We believe Bank Indonesia is less worried of triggering further weakness in the currency by cutting interest rates just when the US Fed is talking about tightening its policy. Despite both the inflation and credit growth slowing down, the central bank reduced the policy rate by 25bps to 4.50%. The lending and the deposit facility rates were also lowered by 25bps each to 5.25% and 3.75% respectively.

In our view, Bank Indonesia will now adopt the wait-and-see stance by assessing the forthcoming data to justify if more easing measures are needed.

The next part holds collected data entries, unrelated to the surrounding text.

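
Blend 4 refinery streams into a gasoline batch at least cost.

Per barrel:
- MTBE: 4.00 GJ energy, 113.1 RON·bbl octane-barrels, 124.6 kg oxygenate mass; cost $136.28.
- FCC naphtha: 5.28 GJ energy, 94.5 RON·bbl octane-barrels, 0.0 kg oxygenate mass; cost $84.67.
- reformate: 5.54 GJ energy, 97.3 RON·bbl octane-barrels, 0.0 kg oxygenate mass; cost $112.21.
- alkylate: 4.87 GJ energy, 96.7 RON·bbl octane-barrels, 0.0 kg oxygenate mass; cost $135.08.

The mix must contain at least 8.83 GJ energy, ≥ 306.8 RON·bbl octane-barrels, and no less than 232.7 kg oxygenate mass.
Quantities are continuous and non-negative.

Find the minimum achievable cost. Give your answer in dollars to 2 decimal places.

$340.15

Set it up as a linear program. Let x1 = barrels of MTBE, x2 = barrels of FCC naphtha, x3 = barrels of reformate, x4 = barrels of alkylate.
Minimize 136.28x1 + 84.67x2 + 112.21x3 + 135.08x4 subject to:
  4x1 + 5.28x2 + 5.54x3 + 4.87x4 ≥ 8.83   (energy)
  113.1x1 + 94.5x2 + 97.3x3 + 96.7x4 ≥ 306.8   (octane-barrels)
  124.6x1 ≥ 232.7   (oxygenate mass)
  x1, x2, x3, x4 ≥ 0.
The minimum-cost mix takes nothing from reformate, alkylate — only MTBE, FCC naphtha. Binding constraints: octane-barrels and oxygenate mass.
That vertex is x1 = 1.8676, x2 = 1.0114.
Hence cost = 136.28·1.8676 + 84.67·1.0114 = $340.1518.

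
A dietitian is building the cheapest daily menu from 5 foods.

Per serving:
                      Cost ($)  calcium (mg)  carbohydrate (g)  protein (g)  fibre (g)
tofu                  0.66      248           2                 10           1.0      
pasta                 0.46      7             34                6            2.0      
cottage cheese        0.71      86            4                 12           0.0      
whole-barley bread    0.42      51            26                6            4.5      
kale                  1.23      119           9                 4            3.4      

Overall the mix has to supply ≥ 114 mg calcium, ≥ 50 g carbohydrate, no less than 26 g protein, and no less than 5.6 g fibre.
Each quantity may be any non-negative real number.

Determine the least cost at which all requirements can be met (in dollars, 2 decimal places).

This is a linear program. Let x1 = servings of tofu, x2 = servings of pasta, x3 = servings of cottage cheese, x4 = servings of whole-barley bread, x5 = servings of kale.
min 0.66x1 + 0.46x2 + 0.71x3 + 0.42x4 + 1.23x5 with:
  248x1 + 7x2 + 86x3 + 51x4 + 119x5 ≥ 114   (calcium)
  2x1 + 34x2 + 4x3 + 26x4 + 9x5 ≥ 50   (carbohydrate)
  10x1 + 6x2 + 12x3 + 6x4 + 4x5 ≥ 26   (protein)
  1x1 + 2x2 + 4.5x4 + 3.4x5 ≥ 5.6   (fibre)
  x1, x2, x3, x4, x5 ≥ 0.
The optimal basis is {cottage cheese, whole-barley bread}; tofu, pasta, kale drop out. There the carbohydrate and protein constraints are tight.
That vertex is x3 = 1.306, x4 = 1.722.
Objective = 0.71·1.306 + 0.42·1.722 = 1.6505.

$1.65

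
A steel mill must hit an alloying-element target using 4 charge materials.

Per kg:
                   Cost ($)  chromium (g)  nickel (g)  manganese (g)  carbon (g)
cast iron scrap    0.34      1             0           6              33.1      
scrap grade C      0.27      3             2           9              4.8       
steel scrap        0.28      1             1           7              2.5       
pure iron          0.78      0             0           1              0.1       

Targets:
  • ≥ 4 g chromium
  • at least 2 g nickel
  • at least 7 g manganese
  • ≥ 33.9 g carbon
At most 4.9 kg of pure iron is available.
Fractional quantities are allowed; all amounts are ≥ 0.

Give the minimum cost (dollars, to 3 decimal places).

$0.578

Treat it as an LP. Let x1 = kg of cast iron scrap, x2 = kg of scrap grade C, x3 = kg of steel scrap, x4 = kg of pure iron.
Minimise 0.34x1 + 0.27x2 + 0.28x3 + 0.78x4 with:
  1x1 + 3x2 + 1x3 ≥ 4   (chromium)
  2x2 + 1x3 ≥ 2   (nickel)
  6x1 + 9x2 + 7x3 + 1x4 ≥ 7   (manganese)
  33.1x1 + 4.8x2 + 2.5x3 + 0.1x4 ≥ 33.9   (carbon)
  x4 ≤ 4.9
  x1, x2, x3, x4 ≥ 0.
The minimum-cost mix takes nothing from steel scrap, pure iron — only cast iron scrap, scrap grade C. The chromium and carbon requirements are met with equality.
Solving gives x1 = 0.873, x2 = 1.042.
Hence cost = 0.34·0.873 + 0.27·1.042 = $0.57816.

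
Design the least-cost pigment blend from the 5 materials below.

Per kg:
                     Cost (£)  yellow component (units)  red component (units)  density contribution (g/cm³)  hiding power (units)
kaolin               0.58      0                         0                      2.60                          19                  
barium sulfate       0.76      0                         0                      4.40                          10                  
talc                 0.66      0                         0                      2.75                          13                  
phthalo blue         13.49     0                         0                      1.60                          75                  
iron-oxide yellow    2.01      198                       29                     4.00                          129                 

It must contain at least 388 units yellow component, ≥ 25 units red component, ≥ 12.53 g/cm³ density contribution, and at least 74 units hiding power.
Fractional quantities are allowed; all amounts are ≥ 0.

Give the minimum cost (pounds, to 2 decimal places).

Set it up as a linear program. Let x1 = kg of kaolin, x2 = kg of barium sulfate, x3 = kg of talc, x4 = kg of phthalo blue, x5 = kg of iron-oxide yellow.
Minimise 0.58x1 + 0.76x2 + 0.66x3 + 13.49x4 + 2.01x5 subject to:
  198x5 ≥ 388   (yellow component)
  29x5 ≥ 25   (red component)
  2.6x1 + 4.4x2 + 2.75x3 + 1.6x4 + 4x5 ≥ 12.53   (density contribution)
  19x1 + 10x2 + 13x3 + 75x4 + 129x5 ≥ 74   (hiding power)
  x1, x2, x3, x4, x5 ≥ 0.
The minimum-cost mix takes nothing from kaolin, talc, phthalo blue — only barium sulfate, iron-oxide yellow. The yellow component and density contribution requirements are met with equality.
That vertex is x2 = 1.066, x5 = 1.96.
Cost = 0.76·1.066 + 2.01·1.96 = 4.7498.

£4.75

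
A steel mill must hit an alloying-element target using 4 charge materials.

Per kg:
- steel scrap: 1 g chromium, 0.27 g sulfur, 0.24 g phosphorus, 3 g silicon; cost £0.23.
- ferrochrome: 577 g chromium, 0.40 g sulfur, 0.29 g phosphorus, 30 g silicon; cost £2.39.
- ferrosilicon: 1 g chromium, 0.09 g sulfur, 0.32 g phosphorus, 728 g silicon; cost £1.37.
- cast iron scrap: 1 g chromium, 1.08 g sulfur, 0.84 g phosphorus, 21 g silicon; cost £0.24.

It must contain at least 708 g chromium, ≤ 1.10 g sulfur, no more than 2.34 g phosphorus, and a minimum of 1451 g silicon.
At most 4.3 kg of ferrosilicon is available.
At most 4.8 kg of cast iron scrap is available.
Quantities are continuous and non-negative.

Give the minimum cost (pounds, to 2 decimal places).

£5.59

Let x1 = kg of steel scrap, x2 = kg of ferrochrome, x3 = kg of ferrosilicon, x4 = kg of cast iron scrap.
min 0.23x1 + 2.39x2 + 1.37x3 + 0.24x4 with:
  1x1 + 577x2 + 1x3 + 1x4 ≥ 708   (chromium)
  0.27x1 + 0.4x2 + 0.09x3 + 1.08x4 ≤ 1.1   (sulfur)
  0.24x1 + 0.29x2 + 0.32x3 + 0.84x4 ≤ 2.34   (phosphorus)
  3x1 + 30x2 + 728x3 + 21x4 ≥ 1451   (silicon)
  x3 ≤ 4.3
  x4 ≤ 4.8
  x1, x2, x3, x4 ≥ 0.
The optimal basis is {ferrochrome, ferrosilicon}; steel scrap, cast iron scrap drop out. Binding constraints: chromium and silicon.
So ferrochrome = 1.224 kg, ferrosilicon = 1.943 kg.
Hence cost = 2.39·1.224 + 1.37·1.943 = £5.5873.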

We feel softer inflation data, especially if it falls below the 3%-5% target, and weaker incoming growth, which stays way below the President's target growth of 7%, may open the door wider for the central bank to make the next move in the coming central bank meeting.

Aside from a rate cut, there are possibilities for the central bank to adopt alternatives such as macro-prudential easing like reducing the loan-to-value ratios for housing or reducing down payments for car loans.

  • Despite both the inflation and credit growth slowing down, the central bank decided to lower the policy rate by 25 basis points to 4.50%. Furthermore, the threat of capital outflows from higher US interest rates has been easing. Bank Indonesia has been holding its benchmark rate since its last reduction in October. The lending and the deposit facility rates were also lowered by 25bps each to 5.25% and 3.75% respectively.
  • We believe Bank Indonesia is fairly confident of not triggering further weakness in the currency by cutting interest rate though the US Fed is talking about further tightening its policy. The rupiah has been performing fairly stable against the USD where it had gained 0.9% since the start of January. Although the currency acts as a policy-easing measure and has helped keep inflation pressures at bay, the limited growth, as export growth of manufactured goods remains sluggish, has prompted the central bank to cut rates.
  • In our view, Bank Indonesia will now adopt the wait-and-see stance by assessing the forthcoming data to justify if more easing measures are needed. We feel softer inflation data, especially if it falls below the 3%-5% target, and weaker incoming growth, which stays way below the President's target growth of 7%, may open the door wider for the central bank to make the next move in the coming central bank meeting.
  • Aside from a rate cut, there are possibilities for the central bank to adopt alternatives such as macro-prudential easing like reducing the loan-to-value ratios for housing or reducing down payments for car loans.